Sesekali mereka berhenti,
berkumpul di trotoar, di halaman rumah pinggir jalan, dan tanpa permisi memetik
buah untuk dimakan, sisanya dimasukan ke dalam karung plastik. Cekalanya,
kadang buah yang mereka petik malah mengundang kemarahan dari pemiliknya, bahkan mencaci maki. Namun setiap kali fenomena tersebut terjadi,
mereka yang tak tahu apa - apa hanya tersenyum tulus, lalu pergi meninggalkan
lokasi.
Saat dijumpai di ujung jembatan KTK, Kecamatan Lubuk Sikarah, rombongan misterius ini
kebetulan sedang beristirahat, sejumlah perempuan dewasa berselonjor di
trotoar, laki-laki dewasa menatap ke arah dasar sungai. Pengguna jalan yang
berlalu-lalang dibuat mendadak berhenti, bahkan tak ketinggalan
mengeluarkan ponsel dari celana untuk memotret.
“Jangan sampai meludah pak !
mereka rombongan orang kubu, punya ilmu kebatinan yang luar biasa.
Sempat meludah, pasti kualat, atau bisa mengikut dengan mereka,” pesan
salah-seorang bapak pada temannya yang ikut berhenti menyaksikan pemandangan
gratis tersebut.
Entah iya atau tidak, begitu
mendapat nasihat, lantas dua pria muda tadi langsung saja mengangguk, sekaligus
memaklumi sekian banyak larangan-pantangan sebagaimana dijelaskan bapak paruh
baya yang berdidi persis disampingnya. Yang tak kalah penting, jangan pula
mengeluarkan kalimat menyinggung, menyindir, apalagi menghina, dan mencaci maki.
“Lihat saja lah, jangan
banyak bertanya soal ini dan itu, ntar bisa menyinggung perasaan,” ingat seorang
warga pula pada ibu-ibu yang berboncengan dengan sepeda motor suaminya.

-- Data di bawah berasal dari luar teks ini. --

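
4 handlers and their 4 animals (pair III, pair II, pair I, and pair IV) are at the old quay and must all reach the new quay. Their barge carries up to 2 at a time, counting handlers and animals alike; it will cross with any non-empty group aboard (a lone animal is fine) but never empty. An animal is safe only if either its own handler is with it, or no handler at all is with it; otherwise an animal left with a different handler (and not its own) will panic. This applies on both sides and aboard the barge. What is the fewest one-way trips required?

impossible

Following every safe sequence of crossings from the start, the most of the 8 that can be at the new quay as the barge arrives there on crossings 1, 3, 5 is 2, 3, 4 respectively; the best ever achieved is 4 of 8.
From crossing 7 on, no configuration arises that was not already reachable earlier: only 44 distinct safe configurations (who is on which side, and where the barge is) can ever be reached, none of them has everyone across, and every continuation just revisits them. So no valid plan exists.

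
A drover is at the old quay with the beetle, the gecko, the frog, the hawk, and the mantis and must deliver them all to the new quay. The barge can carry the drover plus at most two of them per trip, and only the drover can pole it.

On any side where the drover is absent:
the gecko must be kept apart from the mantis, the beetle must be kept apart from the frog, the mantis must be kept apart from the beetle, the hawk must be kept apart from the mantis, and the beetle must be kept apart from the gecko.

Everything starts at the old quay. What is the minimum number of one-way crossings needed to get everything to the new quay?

7

Counting alone: the drover can take at most 2 across per trip to the new quay, so moving all 5 needs at least 3 loaded trips out, with a return between consecutive ones — at least 5 crossings.
The safety rule pushes this higher. Following every safe sequence of crossings, the most of the 5 that can be at the new quay as the barge arrives there on crossing 5 is 4 — never all 5.
So no plan with fewer than 7 crossings exists, and this one achieves 7:
1. Drover goes to the new quay with the beetle and the mantis.  [the old quay: the frog, the gecko, the hawk | the new quay: the beetle, the mantis]
2. Drover goes back to the old quay with the beetle.  [the old quay: the beetle, the frog, the gecko, the hawk | the new quay: the mantis]
3. Drover goes to the new quay with the beetle and the frog.  [the old quay: the gecko, the hawk | the new quay: the beetle, the frog, the mantis]
4. Drover goes back to the old quay with the beetle.  [the old quay: the beetle, the gecko, the hawk | the new quay: the frog, the mantis]
5. Drover goes to the new quay with the gecko and the hawk.  [the old quay: the beetle | the new quay: the frog, the gecko, the hawk, the mantis]
6. Drover goes back to the old quay with the mantis.  [the old quay: the beetle, the mantis | the new quay: the frog, the gecko, the hawk]
7. Drover goes to the new quay with the beetle and the mantis.  [the old quay: — | the new quay: the beetle, the frog, the gecko, the hawk, the mantis]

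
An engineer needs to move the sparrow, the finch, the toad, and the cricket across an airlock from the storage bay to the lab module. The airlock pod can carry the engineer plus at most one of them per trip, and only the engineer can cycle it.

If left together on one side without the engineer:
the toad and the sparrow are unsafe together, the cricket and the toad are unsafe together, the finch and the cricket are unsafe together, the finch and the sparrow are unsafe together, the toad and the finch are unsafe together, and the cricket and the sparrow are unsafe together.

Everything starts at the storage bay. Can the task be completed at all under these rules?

Whatever the first load, the items left behind include a forbidden pair without the engineer. No opening move is safe, so no plan exists.

No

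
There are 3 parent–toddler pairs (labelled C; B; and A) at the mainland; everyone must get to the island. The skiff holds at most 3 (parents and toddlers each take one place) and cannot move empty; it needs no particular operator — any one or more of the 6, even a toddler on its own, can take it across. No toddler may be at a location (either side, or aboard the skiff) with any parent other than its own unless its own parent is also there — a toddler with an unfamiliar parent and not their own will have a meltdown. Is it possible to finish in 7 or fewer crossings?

Yes

Yes — this plan uses 5 crossings (≤ 7):
1. parent C and toddler C cross → the island.
2. parent C crosses ← the mainland.
3. parent A, parent B, and parent C cross → the island.
4. toddler C crosses ← the mainland.
5. toddler A, toddler B, and toddler C cross → the island.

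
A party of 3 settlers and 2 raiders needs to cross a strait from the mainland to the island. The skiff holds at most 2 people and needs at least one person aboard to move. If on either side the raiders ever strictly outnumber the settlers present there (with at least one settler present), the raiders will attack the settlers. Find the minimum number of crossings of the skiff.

7

Counting alone: each trip to the island takes at most 2 across and each return brings at least 1 back, so after t trips out (and t−1 returns) at most 2t − (t−1) of the 5 are across; that first reaches 5 at t = 4, so at least 7 crossings are needed.
The plan below uses exactly 7 crossings, so it is optimal:
1. 2 raiders → the island.  (the mainland: 3S 0R; the island: 0S 2R)
2. 1 raider ← the mainland.  (the mainland: 3S 1R; the island: 0S 1R)
3. 2 settlers → the island.  (the mainland: 1S 1R; the island: 2S 1R)
4. 1 settler ← the mainland.  (the mainland: 2S 1R; the island: 1S 1R)
5. 1 settler and 1 raider → the island.  (the mainland: 1S 0R; the island: 2S 2R)
6. 1 raider ← the mainland.  (the mainland: 1S 1R; the island: 2S 1R)
7. 1 settler and 1 raider → the island.  (the mainland: 0S 0R; the island: 3S 2R)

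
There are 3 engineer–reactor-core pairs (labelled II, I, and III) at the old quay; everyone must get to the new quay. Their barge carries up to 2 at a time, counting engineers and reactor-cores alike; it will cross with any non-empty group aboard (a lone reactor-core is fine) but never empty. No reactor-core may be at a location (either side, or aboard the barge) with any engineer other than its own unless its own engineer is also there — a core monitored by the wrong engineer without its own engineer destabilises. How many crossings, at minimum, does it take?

11

Counting alone: each trip to the new quay takes at most 2 across and each return brings at least 1 back, so after t trips out (and t−1 returns) at most 2t − (t−1) of the 6 are across; that first reaches 6 at t = 5, so at least 9 crossings are needed.
The safety rule pushes this higher. Following every safe sequence of crossings, the most of the 6 that can be at the new quay as the barge arrives there on crossing 9 is 5 — never all 6.
So no plan with fewer than 11 crossings exists, and this one achieves 11:
1. engineer II and reactor-core II cross → the new quay.
2. engineer II crosses ← the old quay.
3. reactor-core I and reactor-core III cross → the new quay.
4. reactor-core II crosses ← the old quay.
5. engineer I and engineer III cross → the new quay.
6. engineer I and reactor-core I cross ← the old quay.
7. engineer I and engineer II cross → the new quay.
8. reactor-core III crosses ← the old quay.
9. reactor-core I and reactor-core II cross → the new quay.
10. engineer III crosses ← the old quay.
11. engineer III and reactor-core III cross → the new quay.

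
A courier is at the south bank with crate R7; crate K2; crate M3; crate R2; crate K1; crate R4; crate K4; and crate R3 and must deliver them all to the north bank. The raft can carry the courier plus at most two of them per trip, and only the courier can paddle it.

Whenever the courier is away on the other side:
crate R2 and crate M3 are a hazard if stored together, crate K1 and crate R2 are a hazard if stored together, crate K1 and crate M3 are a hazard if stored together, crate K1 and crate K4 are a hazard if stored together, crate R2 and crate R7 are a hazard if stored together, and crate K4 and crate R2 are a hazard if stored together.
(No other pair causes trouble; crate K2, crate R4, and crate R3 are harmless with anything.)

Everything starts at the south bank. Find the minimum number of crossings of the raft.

Counting alone: the courier can take at most 2 across per trip to the north bank, so moving all 8 needs at least 4 loaded trips out, with a return between consecutive ones — at least 7 crossings.
The safety rule pushes this higher. Following every safe sequence of crossings, the most of the 8 that can be at the north bank as the raft arrives there on crossings 7, 9, 11 is 5, 6, 7 respectively — never all 8.
So no plan with fewer than 13 crossings exists, and this one achieves 13:
1. Courier goes to the north bank with crate K1 and crate R2.
2. Courier goes back to the south bank with crate R2.
3. Courier goes to the north bank with crate R2 and crate R7.
4. Courier goes back to the south bank with crate R2.
5. Courier goes to the north bank with crate K2 and crate R2.
6. Courier goes back to the south bank with crate R2.
7. Courier goes to the north bank with crate K4 and crate M3.
8. Courier goes back to the south bank with crate K1.
9. Courier goes to the north bank with crate R2 and crate R4.
10. Courier goes back to the south bank with crate R2.
11. Courier goes to the north bank with crate R2 and crate R3.
12. Courier goes back to the south bank with crate R2.
13. Courier goes to the north bank with crate K1 and crate R2.

13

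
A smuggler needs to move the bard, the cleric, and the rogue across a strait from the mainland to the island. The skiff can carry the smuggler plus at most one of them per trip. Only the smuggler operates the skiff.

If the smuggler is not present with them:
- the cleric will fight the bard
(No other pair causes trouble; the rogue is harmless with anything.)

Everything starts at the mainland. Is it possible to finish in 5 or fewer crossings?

Yes — this plan uses 5 crossings (≤ 5):
1. Smuggler goes to the island with the bard.
2. Smuggler goes back to the mainland alone.
3. Smuggler goes to the island with the rogue.
4. Smuggler goes back to the mainland alone.
5. Smuggler goes to the island with the cleric.

Yes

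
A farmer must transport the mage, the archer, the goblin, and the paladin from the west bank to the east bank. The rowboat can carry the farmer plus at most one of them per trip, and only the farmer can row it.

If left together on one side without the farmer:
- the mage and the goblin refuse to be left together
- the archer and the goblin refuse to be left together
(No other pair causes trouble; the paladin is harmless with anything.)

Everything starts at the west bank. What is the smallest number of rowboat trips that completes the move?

Counting alone: the farmer can take at most 1 across per trip to the east bank, so moving all 4 needs at least 4 loaded trips out, with a return between consecutive ones — at least 7 crossings.
The safety rule pushes this higher. Following every safe sequence of crossings, the most of the 4 that can be at the east bank as the rowboat arrives there on crossing 7 is 3 — never all 4.
So no plan with fewer than 9 crossings exists, and this one achieves 9:
1. Farmer goes to the east bank with the goblin.  [the west bank: the archer, the mage, the paladin | the east bank: the goblin]
2. Farmer goes back to the west bank alone.  [the west bank: the archer, the mage, the paladin | the east bank: the goblin]
3. Farmer goes to the east bank with the mage.  [the west bank: the archer, the paladin | the east bank: the goblin, the mage]
4. Farmer goes back to the west bank with the goblin.  [the west bank: the archer, the goblin, the paladin | the east bank: the mage]
5. Farmer goes to the east bank with the archer.  [the west bank: the goblin, the paladin | the east bank: the archer, the mage]
6. Farmer goes back to the west bank alone.  [the west bank: the goblin, the paladin | the east bank: the archer, the mage]
7. Farmer goes to the east bank with the paladin.  [the west bank: the goblin | the east bank: the archer, the mage, the paladin]
8. Farmer goes back to the west bank alone.  [the west bank: the goblin | the east bank: the archer, the mage, the paladin]
9. Farmer goes to the east bank with the goblin.  [the west bank: — | the east bank: the archer, the goblin, the mage, the paladin]

9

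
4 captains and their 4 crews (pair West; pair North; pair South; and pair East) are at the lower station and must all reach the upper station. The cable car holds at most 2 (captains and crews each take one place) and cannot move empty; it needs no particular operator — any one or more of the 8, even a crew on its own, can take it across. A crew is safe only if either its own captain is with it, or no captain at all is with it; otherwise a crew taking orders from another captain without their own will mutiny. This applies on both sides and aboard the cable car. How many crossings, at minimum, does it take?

Following every safe sequence of crossings from the start, the most of the 8 that can be at the upper station as the cable car arrives there on crossings 1, 3, 5 is 2, 3, 4 respectively; the best ever achieved is 4 of 8.
From crossing 7 on, no configuration arises that was not already reachable earlier: only 44 distinct safe configurations (who is on which side, and where the cable car is) can ever be reached, none of them has everyone across, and every continuation just revisits them. So no valid plan exists.

impossible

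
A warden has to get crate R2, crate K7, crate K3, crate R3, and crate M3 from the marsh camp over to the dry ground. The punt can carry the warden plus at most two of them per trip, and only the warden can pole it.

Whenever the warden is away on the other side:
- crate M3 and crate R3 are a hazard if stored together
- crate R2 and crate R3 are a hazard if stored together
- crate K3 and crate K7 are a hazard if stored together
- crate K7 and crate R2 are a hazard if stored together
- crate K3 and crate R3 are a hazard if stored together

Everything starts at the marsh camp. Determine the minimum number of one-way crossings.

7

Counting alone: the warden can take at most 2 across per trip to the dry ground, so moving all 5 needs at least 3 loaded trips out, with a return between consecutive ones — at least 5 crossings.
The safety rule pushes this higher. Following every safe sequence of crossings, the most of the 5 that can be at the dry ground as the punt arrives there on crossing 5 is 4 — never all 5.
So no plan with fewer than 7 crossings exists, and this one achieves 7:
1. Warden goes to the dry ground with crate K7 and crate R3.
2. Warden goes back to the marsh camp alone.
3. Warden goes to the dry ground with crate R2.
4. Warden goes back to the marsh camp with crate K7 and crate R3.
5. Warden goes to the dry ground with crate K3 and crate M3.
6. Warden goes back to the marsh camp alone.
7. Warden goes to the dry ground with crate K7 and crate R3.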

Diawasi Danramil, Sempat Ambil Buah Pasar, Berburu Biawak
Kedatangan Suku Anak Dalam di
Kota Solok juga seketika mendapat pengawasan dari Danramil 04
Kubung, Capt Tarmizi didampingi babinsa, setelah sebelumnya kelomopok suku kubu
tersebut dilaporkan sempat meresahkan, mengambil bahan dagangan berupa sayuran dan buah
di Pasar Solok, Bahkan juga diinformasikan tanpa permisi memetik
buah-buahan di depan rumah warga.
“Walau bagaimanapun juga
mereka tetap saudara kita. Terkait adanya laporan terkait tindakan yang
meresahkan, itu terjadi karena mereka tidak tahu akan hukum, aturan,
lantaran selama ini terasing tinggal di hutan,” kata Capt Tarmizi.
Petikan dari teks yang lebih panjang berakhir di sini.